- (Topic 3)
Harris is attempting to identify the OS running on his target machine. He inspected the initial TTL in the IP header and the related TCP window size and obtained the following results:
TTL: 64 Window Size: 5840
What is the OS running on the target machine?
Correct Answer:
D
- (Topic 1)
The establishment of a TCP connection involves a negotiation called three-way handshake. What type of message does the client send to the server in order to begin this negotiation?
Correct Answer:
B
- (Topic 2)
During the enumeration phase. Lawrence performs banner grabbing to obtain information such as OS details and versions of services running. The service that he enumerated runs directly on TCP port 445.
Which of the following services is enumerated by Lawrence in this scenario?
Correct Answer:
A
Worker Message Block (SMB) is an organization document sharing and information texture convention. SMB is utilized by billions of gadgets in a different arrangement of working frameworks, including Windows, MacOS, iOS , Linux, and Android. Customers use SMB to get to information on workers. This permits sharing of records, unified information the board, and brought down capacity limit needs for cell phones. Workers additionally use SMB as a feature of the Software-characterized Data Center for outstanding burdens like grouping and replication.

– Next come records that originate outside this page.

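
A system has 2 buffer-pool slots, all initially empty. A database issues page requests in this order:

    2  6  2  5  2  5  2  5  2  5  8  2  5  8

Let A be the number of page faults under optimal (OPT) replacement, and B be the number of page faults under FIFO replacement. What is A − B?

Under OPT: F F . F . . . . . . F . F . → 5 faults.
Under FIFO: F F . F F . . . . . F . F . → 6 faults.
A − B = 5 − 6 = -1.

-1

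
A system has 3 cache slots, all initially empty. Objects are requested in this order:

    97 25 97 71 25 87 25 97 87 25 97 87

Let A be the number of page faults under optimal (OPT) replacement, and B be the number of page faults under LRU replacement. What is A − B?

-1

Under OPT: F F . F . F . . . . . . → 4 faults.
Under LRU: F F . F . F . F . . . . → 5 faults.
A − B = 4 − 5 = -1.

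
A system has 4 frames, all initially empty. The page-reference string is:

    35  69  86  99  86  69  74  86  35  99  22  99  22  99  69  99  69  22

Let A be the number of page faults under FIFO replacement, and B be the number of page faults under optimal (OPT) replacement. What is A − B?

Under FIFO: F F F F . . F . F . F . . . F F . . → 9 faults.
Under OPT: F F F F . . F . . . F . . . F . . . → 7 faults.
A − B = 9 − 7 = 2.

2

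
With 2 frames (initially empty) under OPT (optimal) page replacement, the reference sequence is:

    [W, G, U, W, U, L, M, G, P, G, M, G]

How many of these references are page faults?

8

W: fault, frames {W}
G: fault, frames {W,G}
U: fault, evict G, frames {W,U}
W: hit
U: hit
L: fault, evict U, frames {W,L}
M: fault, evict L, frames {W,M}
G: fault, evict W, frames {M,G}
P: fault, evict M, frames {G,P}
G: hit
M: fault, evict P, frames {G,M}
G: hit
Page faults: 8.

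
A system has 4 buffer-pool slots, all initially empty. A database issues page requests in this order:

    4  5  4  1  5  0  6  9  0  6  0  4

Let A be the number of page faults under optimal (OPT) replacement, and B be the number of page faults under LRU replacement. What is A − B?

-1

Under OPT: F F . F . F F F . . . . → 6 faults.
Under LRU: F F . F . F F F . . . F → 7 faults.
A − B = 6 − 7 = -1.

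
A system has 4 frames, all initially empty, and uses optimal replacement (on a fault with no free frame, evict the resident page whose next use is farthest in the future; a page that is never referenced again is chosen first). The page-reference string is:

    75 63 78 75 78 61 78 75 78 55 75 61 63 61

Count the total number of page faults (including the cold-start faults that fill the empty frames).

75 -> miss, frames {75}
63 -> miss, frames {75,63}
78 -> miss, frames {75,63,78}
75 -> hit
78 -> hit
61 -> miss, frames {75,63,78,61}
78 -> hit
75 -> hit
78 -> hit
55 -> miss, evict 78, frames {75,63,61,55}
75 -> hit
61 -> hit
63 -> hit
61 -> hit
Page faults: 5.

5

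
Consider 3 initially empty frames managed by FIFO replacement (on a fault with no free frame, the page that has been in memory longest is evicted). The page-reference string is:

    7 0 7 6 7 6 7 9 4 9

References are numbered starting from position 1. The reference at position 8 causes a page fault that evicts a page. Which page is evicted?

7

pos 1: 7: miss, frames [7]
pos 2: 0: miss, frames [7, 0]
pos 3: 7: hit
pos 4: 6: miss, frames [7, 0, 6]
pos 5: 7: hit
pos 6: 6: hit
pos 7: 7: hit
pos 8: 9: miss, evict 7, frames [0, 6, 9]
At position 8, page 7 is evicted.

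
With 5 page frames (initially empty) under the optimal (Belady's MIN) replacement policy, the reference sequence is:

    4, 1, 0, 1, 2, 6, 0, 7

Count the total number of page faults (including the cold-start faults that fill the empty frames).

6

4 -> miss, frames {4}
1 -> miss, frames {4,1}
0 -> miss, frames {4,1,0}
1 -> hit
2 -> miss, frames {4,1,0,2}
6 -> miss, frames {4,1,0,2,6}
0 -> hit
7 -> miss, evict 6, frames {4,1,0,2,7}
Page faults: 6.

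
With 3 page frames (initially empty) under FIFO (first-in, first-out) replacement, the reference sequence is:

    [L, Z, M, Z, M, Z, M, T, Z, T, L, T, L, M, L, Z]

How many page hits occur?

L: fault, frames [L]
Z: fault, frames [L, Z]
M: fault, frames [L, Z, M]
Z: hit
M: hit
Z: hit
M: hit
T: fault, evict L, frames [Z, M, T]
Z: hit
T: hit
L: fault, evict Z, frames [M, T, L]
T: hit
L: hit
M: hit
L: hit
Z: fault, evict M, frames [T, L, Z]
Hits: 10.

10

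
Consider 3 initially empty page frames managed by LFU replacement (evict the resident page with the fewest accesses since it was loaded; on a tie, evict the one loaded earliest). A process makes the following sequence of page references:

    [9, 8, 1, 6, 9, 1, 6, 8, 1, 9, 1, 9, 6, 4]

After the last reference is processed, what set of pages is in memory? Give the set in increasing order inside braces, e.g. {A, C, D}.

9 -> fault, frames [9]
8 -> fault, frames [9, 8]
1 -> fault, frames [9, 8, 1]
6 -> fault, evict 9, frames [8, 1, 6]
9 -> fault, evict 8, frames [1, 6, 9]
1 -> hit
6 -> hit
8 -> fault, evict 9, frames [1, 6, 8]
1 -> hit
9 -> fault, evict 8, frames [1, 6, 9]
1 -> hit
9 -> hit
6 -> hit
4 -> fault, evict 9, frames [1, 6, 4]

{1, 4, 6}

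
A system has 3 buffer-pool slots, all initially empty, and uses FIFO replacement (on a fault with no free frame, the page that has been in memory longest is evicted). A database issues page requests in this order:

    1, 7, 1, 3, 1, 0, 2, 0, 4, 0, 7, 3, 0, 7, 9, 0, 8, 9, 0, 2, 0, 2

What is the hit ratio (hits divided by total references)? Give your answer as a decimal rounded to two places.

0.41

1: fault, frames (1)
7: fault, frames (1 7)
1: hit
3: fault, frames (1 7 3)
1: hit
0: fault, evict 1, frames (7 3 0)
2: fault, evict 7, frames (3 0 2)
0: hit
4: fault, evict 3, frames (0 2 4)
0: hit
7: fault, evict 0, frames (2 4 7)
3: fault, evict 2, frames (4 7 3)
0: fault, evict 4, frames (7 3 0)
7: hit
9: fault, evict 7, frames (3 0 9)
0: hit
8: fault, evict 3, frames (0 9 8)
9: hit
0: hit
2: fault, evict 0, frames (9 8 2)
0: fault, evict 9, frames (8 2 0)
2: hit
Hits: 9 of 22 references → 9/22 = 0.4091.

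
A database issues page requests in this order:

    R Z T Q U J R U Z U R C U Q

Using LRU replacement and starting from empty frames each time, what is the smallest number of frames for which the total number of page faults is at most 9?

f=1: 14 faults
f=2: 13 faults
f=3: 10 faults
f=4: 10 faults
f=5: 10 faults
f=6: 7 faults
f=7: 7 faults
Smallest f with faults ≤ 9 is 6.

6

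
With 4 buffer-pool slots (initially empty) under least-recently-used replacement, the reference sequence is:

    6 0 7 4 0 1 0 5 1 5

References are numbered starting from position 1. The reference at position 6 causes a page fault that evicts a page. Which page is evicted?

pos 1: 6 → miss, frames {6}
pos 2: 0 → miss, frames {6,0}
pos 3: 7 → miss, frames {6,0,7}
pos 4: 4 → miss, frames {6,0,7,4}
pos 5: 0 → hit
pos 6: 1 → miss, evict 6, frames {7,4,0,1}
At position 6, page 6 is evicted.

6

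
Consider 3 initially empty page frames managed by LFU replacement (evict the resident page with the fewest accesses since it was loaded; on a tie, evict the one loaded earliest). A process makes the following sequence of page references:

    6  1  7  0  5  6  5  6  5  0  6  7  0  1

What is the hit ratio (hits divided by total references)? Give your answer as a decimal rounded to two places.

0.36

6 -> fault, frames {6}
1 -> fault, frames {6,1}
7 -> fault, frames {6,1,7}
0 -> fault, evict 6, frames {1,7,0}
5 -> fault, evict 1, frames {7,0,5}
6 -> fault, evict 7, frames {0,5,6}
5 -> hit
6 -> hit
5 -> hit
0 -> hit
6 -> hit
7 -> fault, evict 0, frames {5,6,7}
0 -> fault, evict 7, frames {5,6,0}
1 -> fault, evict 0, frames {5,6,1}
Hits: 5 of 14 references → 5/14 = 0.3571.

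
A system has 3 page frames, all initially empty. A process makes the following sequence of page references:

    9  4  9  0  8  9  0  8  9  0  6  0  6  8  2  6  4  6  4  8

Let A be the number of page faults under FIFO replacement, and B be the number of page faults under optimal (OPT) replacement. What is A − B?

Under FIFO: F F . F F F . . . . F F . F F F F . . F → 12 faults.
Under OPT: F F . F F . . . . . F . . . F . F . . . → 7 faults.
A − B = 12 − 7 = 5.

5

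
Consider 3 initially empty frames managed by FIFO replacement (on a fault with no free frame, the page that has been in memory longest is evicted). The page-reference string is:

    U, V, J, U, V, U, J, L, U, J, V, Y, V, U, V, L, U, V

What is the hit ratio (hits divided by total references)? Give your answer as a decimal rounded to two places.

0.44

U: miss, frames {U}
V: miss, frames {U,V}
J: miss, frames {U,V,J}
U: hit
V: hit
U: hit
J: hit
L: miss, evict U, frames {V,J,L}
U: miss, evict V, frames {J,L,U}
J: hit
V: miss, evict J, frames {L,U,V}
Y: miss, evict L, frames {U,V,Y}
V: hit
U: hit
V: hit
L: miss, evict U, frames {V,Y,L}
U: miss, evict V, frames {Y,L,U}
V: miss, evict Y, frames {L,U,V}
Hits: 8 of 18 references → 8/18 = 0.4444.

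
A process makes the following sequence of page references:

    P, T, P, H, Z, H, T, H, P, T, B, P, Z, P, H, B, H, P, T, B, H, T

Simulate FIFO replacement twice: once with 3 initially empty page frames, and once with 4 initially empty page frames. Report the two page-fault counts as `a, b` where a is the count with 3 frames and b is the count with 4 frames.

3 frames: F F . F F . . . F F F . F F F F . . F . . . → 12 faults.
4 frames: F F . F F . . . . . F F . . . . . . F . F . → 8 faults.
8 < 12: adding a frame reduced faults, as is typical.

12, 8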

Since SMB is a far off record framework, it requires security from assaults where a Windows PC may be fooled into reaching a pernicious worker running inside a confided in organization or to a far off worker outside the organization edge. Firewall best practices and arrangements can upgrade security keeping malevolent traffic from leaving the PC or its organization.
For Windows customers and workers that don??t have SMB shares, you can obstruct all inbound SMB traffic utilizing the Windows Defender Firewall to keep far off associations from malignant or bargained gadgets. In the Windows Defender Firewall, this incorporates the accompanying inbound principles.
You should also create a new blocking rule to override any other inbound firewall rules. Use the following suggested settings for any Windows clients or servers that do not host SMB Shares:
✑ Name: Block all inbound SMB 445
✑ Description: Blocks all inbound SMB TCP 445 traffic. Not to be applied to domain controllers or computers that host SMB shares.
✑ Action: Block the connection
✑ Programs: All
✑ Remote Computers: Any
✑ Protocol Type: TCP
✑ Local Port: 445
✑ Remote Port: Any
✑ Profiles: All
✑ Scope (Local IP Address): Any
✑ Scope (Remote IP Address): Any
✑ Edge Traversal: Block edge traversal
You must not globally block inbound SMB traffic to domain controllers or file servers. However, you can restrict access to them from trusted IP ranges and devices to lower their attack surface. They should also be restricted to Domain or Private firewall profiles and not allow Guest/Public traffic.
- (Topic 2)
A friend of yours tells you that he downloaded and executed a file that was sent to him by a coworker. Since the file did nothing when executed, he asks you for help because he suspects that he may have installed a trojan on his computer.
what tests would you perform to determine whether his computer Is Infected?
Correct Answer:
D
- (Topic 3)
You are a penetration tester and are about to perform a scan on a specific server. The agreement that you signed with the client contains the following specific condition for the scan: ??The attacker must scan every port on the server several times using a set of spoofed sources IP addresses. ?? Suppose that you are using Nmap to perform this scan. What flag will you use to satisfy this requirement?
Correct Answer:
D
flags –source-port and -g are equivalent and instruct nmap to send packets through a selected port. this option is used to try to cheat firewalls whitelisting traffic from specific ports. the following example can scan the target from the port twenty to ports eighty, 22, 21,23 and 25 sending fragmented packets to LinuxHint.